One night earlier, the boys’ varsity teams from both schools played at Kate Walton Field House, and while the game went off without incident, security was beefed up and attendance was strictly regulated so the cavernous hall was only around half-filled. Last January, the boys’ teams had a game at Kingston High end in eerily similar fashion to the girls’ game earlier this month. In that instance, it was an altercation with less than 15 seconds remaining that led to fans leaving the stands and hitting the court.

Though melees haven’t often been part of this longstanding rivalry, the recent incidents at boys’ and girls’ games in the home arenas of both courts have school officials concerned.

On Wednesday, Jan. 11, Paul Padalino was in the middle of his first official week as Kingston’s superintendent.
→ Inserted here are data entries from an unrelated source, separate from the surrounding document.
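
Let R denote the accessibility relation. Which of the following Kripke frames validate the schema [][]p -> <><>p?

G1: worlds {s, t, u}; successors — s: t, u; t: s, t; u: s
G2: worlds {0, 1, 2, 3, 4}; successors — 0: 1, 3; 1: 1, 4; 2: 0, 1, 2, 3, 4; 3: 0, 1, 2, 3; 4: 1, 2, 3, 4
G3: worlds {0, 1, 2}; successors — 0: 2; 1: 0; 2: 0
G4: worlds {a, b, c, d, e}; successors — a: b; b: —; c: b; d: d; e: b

G1, G2, G3

This is the axiom for a generalized confluence (Geach) condition; its first-order frame correspondent is forall x exists w (x R^2 w & x R^2 w).
G1: satisfies the condition.
G2: satisfies the condition.
G3: satisfies the condition.
G4: fails — at a but no w with aR²w and aR²w.
Valid on: G1, G2, G3.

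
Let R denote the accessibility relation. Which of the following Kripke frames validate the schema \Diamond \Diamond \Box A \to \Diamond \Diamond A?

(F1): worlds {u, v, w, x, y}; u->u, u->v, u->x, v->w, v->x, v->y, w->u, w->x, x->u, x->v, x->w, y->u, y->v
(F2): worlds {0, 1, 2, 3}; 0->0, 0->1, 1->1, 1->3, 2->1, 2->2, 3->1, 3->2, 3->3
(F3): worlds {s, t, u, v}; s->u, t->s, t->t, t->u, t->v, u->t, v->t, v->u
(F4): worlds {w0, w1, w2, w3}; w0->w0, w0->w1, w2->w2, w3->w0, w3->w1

This is the axiom for a generalized confluence (Geach) condition; its first-order frame correspondent is \forall x \forall y (x R^2 y \to \exists w (yRw \wedge x R^2 w)).
(F1): condition met.
(F2): condition met.
(F3): condition met.
(F4): fails — w0R²w1 but no w with w1Rw and w0R²w.

(F1), (F2), (F3)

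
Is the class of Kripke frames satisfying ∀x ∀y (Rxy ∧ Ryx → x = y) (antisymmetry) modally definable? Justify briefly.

If a class were modally definable it would be closed under surjective bounded morphisms (Goldblatt–Thomason).
The 8-cycle (worlds 0,1,2,3,4,5,6,7 with 0→1→2→3→4→5→6→7→0) is antisymmetric. Sending even-indexed worlds to s and odd-indexed worlds to t is a surjective bounded morphism onto the two-world frame with s↔t, which is not antisymmetric.
So the class is not modally definable.

Not modally definable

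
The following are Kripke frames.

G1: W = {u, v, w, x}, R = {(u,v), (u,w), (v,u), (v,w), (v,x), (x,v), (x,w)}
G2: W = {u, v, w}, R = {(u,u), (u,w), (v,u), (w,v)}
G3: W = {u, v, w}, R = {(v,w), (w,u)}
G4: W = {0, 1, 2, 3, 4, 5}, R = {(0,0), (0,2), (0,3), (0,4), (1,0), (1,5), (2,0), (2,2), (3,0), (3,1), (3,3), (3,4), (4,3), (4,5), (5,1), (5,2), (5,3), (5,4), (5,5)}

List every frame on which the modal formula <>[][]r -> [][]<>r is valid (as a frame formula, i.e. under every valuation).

Frame correspondent (Sahlqvist): forall x forall y forall z ((xRy & x R^2 z) -> exists w (y R^2 w & zRw)) — i.e. a generalized confluence (Geach) condition.
G1: fails — uRv, uR²w but no t with vR²t and wRt.
G2: fails — uRw, uR²w but no t with wR²t and wRt.
G3: fails — vRw, vR²u but no t with wR²t and uRt.
G4: ✓.
Valid on: G4.

G4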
Though he didn’t grow up in Kingston or Newburgh and didn’t work in either district before taking his administrative role on Crown Street, the rivalry was not unfamiliar to him.

“I think it’s been a lot more than the last couple of years,” he said. “It’s been a longstanding rivalry.”

The rivalry is also not unfamiliar to players from both schools, some of whom agreed to speak to the Kingston Times for this report. While a few denied the existence of a rivalry at all, preferring to focus on each game as its own unique challenge, others spoke about the very tangible tension between the two teams, which represent the two biggest Mid-Hudson cities on the west bank.

“[It’s] just the way they carry themselves, the cockiness,” said Kingston’s Micah Riddick, a junior standout on the boys’ team. “It definitely is tense on the court. Every bucket, it gets a lot more intense.”

Riddick’s teammate, Myles Santiago, has known about the rivalry for a long time.